* USA-Menace de droits de douane de 25% sur l'automobile

* Un Brexit sans accord déboucherait sur de nouvelles taxes

* L'Allemagne particulièrement vulnérable aux deux risques commerciaux

* Ce double coup dur pourrait plonger l'économie dans la récession

* Source : Berlin envisage un soutien fiscal pour parer à la crise

par Michael Nienaber

BERLIN, 1er mars (Reuters) - L'Allemagne est confrontée aux risques d'une forte augmentation des droits de douane américains sur l'automobile et d'un Brexit sans accord, un double coup dur qui pourrait mettre un terme à dix années de croissance pour la première économie d'Europe.

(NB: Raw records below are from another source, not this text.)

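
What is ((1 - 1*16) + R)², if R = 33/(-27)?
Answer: 21316/81 ≈ 263.16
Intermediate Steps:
R = -11/9 (R = 33*(-1/27) = -11/9 ≈ -1.2222)
((1 - 1*16) + R)² = ((1 - 1*16) - 11/9)² = ((1 - 16) - 11/9)² = (-15 - 11/9)² = (-146/9)² = 21316/81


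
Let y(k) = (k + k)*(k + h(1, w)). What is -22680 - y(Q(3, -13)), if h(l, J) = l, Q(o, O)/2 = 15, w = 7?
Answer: -24540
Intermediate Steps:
Q(o, O) = 30 (Q(o, O) = 2*15 = 30)
y(k) = 2*k*(1 + k) (y(k) = (k + k)*(k + 1) = (2*k)*(1 + k) = 2*k*(1 + k))
-22680 - y(Q(3, -13)) = -22680 - 2*30*(1 + 30) = -22680 - 2*30*31 = -22680 - 1*1860 = -22680 - 1860 = -24540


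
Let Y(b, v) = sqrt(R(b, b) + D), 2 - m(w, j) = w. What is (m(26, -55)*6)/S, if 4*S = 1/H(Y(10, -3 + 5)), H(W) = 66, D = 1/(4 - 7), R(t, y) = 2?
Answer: -38016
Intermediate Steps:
m(w, j) = 2 - w
D = -1/3 (D = 1/(-3) = -1/3 ≈ -0.33333)
Y(b, v) = sqrt(15)/3 (Y(b, v) = sqrt(2 - 1/3) = sqrt(5/3) = sqrt(15)/3)
S = 1/264 (S = (1/4)/66 = (1/4)*(1/66) = 1/264 ≈ 0.0037879)
(m(26, -55)*6)/S = ((2 - 1*26)*6)/(1/264) = ((2 - 26)*6)*264 = -24*6*264 = -144*264 = -38016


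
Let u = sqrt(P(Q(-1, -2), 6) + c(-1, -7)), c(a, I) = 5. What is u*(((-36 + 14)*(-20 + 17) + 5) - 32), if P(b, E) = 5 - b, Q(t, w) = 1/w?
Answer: 39*sqrt(42)/2 ≈ 126.37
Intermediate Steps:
u = sqrt(42)/2 (u = sqrt((5 - 1/(-2)) + 5) = sqrt((5 - 1*(-1/2)) + 5) = sqrt((5 + 1/2) + 5) = sqrt(11/2 + 5) = sqrt(21/2) = sqrt(42)/2 ≈ 3.2404)
u*(((-36 + 14)*(-20 + 17) + 5) - 32) = (sqrt(42)/2)*(((-36 + 14)*(-20 + 17) + 5) - 32) = (sqrt(42)/2)*((-22*(-3) + 5) - 32) = (sqrt(42)/2)*((66 + 5) - 32) = (sqrt(42)/2)*(71 - 32) = (sqrt(42)/2)*39 = 39*sqrt(42)/2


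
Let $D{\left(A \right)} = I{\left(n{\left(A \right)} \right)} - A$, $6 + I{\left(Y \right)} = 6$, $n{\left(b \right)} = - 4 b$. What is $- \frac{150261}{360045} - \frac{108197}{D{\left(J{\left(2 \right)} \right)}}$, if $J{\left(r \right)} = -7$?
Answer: $- \frac{1855087652}{120015} \approx -15457.0$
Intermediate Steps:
$I{\left(Y \right)} = 0$ ($I{\left(Y \right)} = -6 + 6 = 0$)
$D{\left(A \right)} = - A$ ($D{\left(A \right)} = 0 - A = - A$)
$- \frac{150261}{360045} - \frac{108197}{D{\left(J{\left(2 \right)} \right)}} = - \frac{150261}{360045} - \frac{108197}{\left(-1\right) \left(-7\right)} = \left(-150261\right) \frac{1}{360045} - \frac{108197}{7} = - \frac{50087}{120015} - \frac{108197}{7} = - \frac{1855087652}{120015}$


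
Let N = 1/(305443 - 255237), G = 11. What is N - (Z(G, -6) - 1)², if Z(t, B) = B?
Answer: -2460093/50206 ≈ -49.000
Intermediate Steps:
N = 1/50206 ≈ 1.9918e-5
N - (Z(G, -6) - 1)² = 1/50206 - (-6 - 1)² = 1/50206 - 1*(-7)² = 1/50206 - 1*49 = 1/50206 - 49 = -2460093/50206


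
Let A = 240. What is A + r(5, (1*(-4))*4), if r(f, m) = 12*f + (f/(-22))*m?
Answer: 3340/11 ≈ 303.64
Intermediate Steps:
r(f, m) = 12*f - f*m/22 (r(f, m) = 12*f + (f*(-1/22))*m = 12*f + (-f/22)*m = 12*f - f*m/22)
A + r(5, (1*(-4))*4) = 240 + (1/22)*5*(264 - 1*(-4)*4) = 240 + (1/22)*5*(264 - (-4)*4) = 240 + (1/22)*5*(264 - 1*(-16)) = 240 + (1/22)*5*(264 + 16) = 240 + (1/22)*5*280 = 240 + 700/11 = 3340/11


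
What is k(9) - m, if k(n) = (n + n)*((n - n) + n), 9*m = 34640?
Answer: -33182/9 ≈ -3686.9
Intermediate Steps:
m = 34640/9 (m = (⅑)*34640 = 34640/9 ≈ 3848.9)
k(n) = 2*n² (k(n) = (2*n)*(0 + n) = (2*n)*n = 2*n²)
k(9) - m = 2*9² - 1*34640/9 = 2*81 - 34640/9 = 162 - 34640/9 = -33182/9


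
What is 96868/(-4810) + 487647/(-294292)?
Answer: -15426529763/707772260 ≈ -21.796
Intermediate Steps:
96868/(-4810) + 487647/(-294292) = 96868*(-1/4810) + 487647*(-1/294292) = -48434/2405 - 487647/294292 = -15426529763/707772260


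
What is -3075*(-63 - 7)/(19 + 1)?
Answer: 21525/2 ≈ 10763.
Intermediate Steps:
-3075*(-63 - 7)/(19 + 1) = -(-215250)/20 = -3075*(-7/2) = 21525/2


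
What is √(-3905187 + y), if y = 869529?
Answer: I*√3035658 ≈ 1742.3*I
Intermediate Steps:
√(-3905187 + y) = √(-3905187 + 869529) = √(-3035658) = I*√3035658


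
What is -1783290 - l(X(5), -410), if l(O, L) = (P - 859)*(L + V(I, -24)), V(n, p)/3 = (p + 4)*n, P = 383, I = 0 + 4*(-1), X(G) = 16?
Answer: -1864210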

La chancelière Angela Merkel et ses ministres préparent en sous-main des mesures pour limiter les dégâts s'il s'avérait que le scénario du pire se réalisait.

Face à la menace de récession, le ministre des Finances Olaf Scholz est prêt à assouplir des règles habituellement très strictes en Allemagne en matière de dette, a déclaré à Reuters un haut fonctionnaire du gouvernement.

"Si ce double coup dur se concrétise, il nous faudra sortir quelque chose de notre chapeau", a-t-il dit, laissant entendre que le gouvernement travaillait sur un plan de soutien budgétaire.

Le ministère des Finances s'est abstenu de tout commentaire.

L'Allemagne, qui a tout juste échappé à la récession en 2018, est particulièrement vulnérable aux éventualités de droits de douane sur l'automobile, que Donald Trump menace de porter à 25%, et d'une sortie du Royaume-Uni de l'Union européenne (UE) le 29 mars sans accord.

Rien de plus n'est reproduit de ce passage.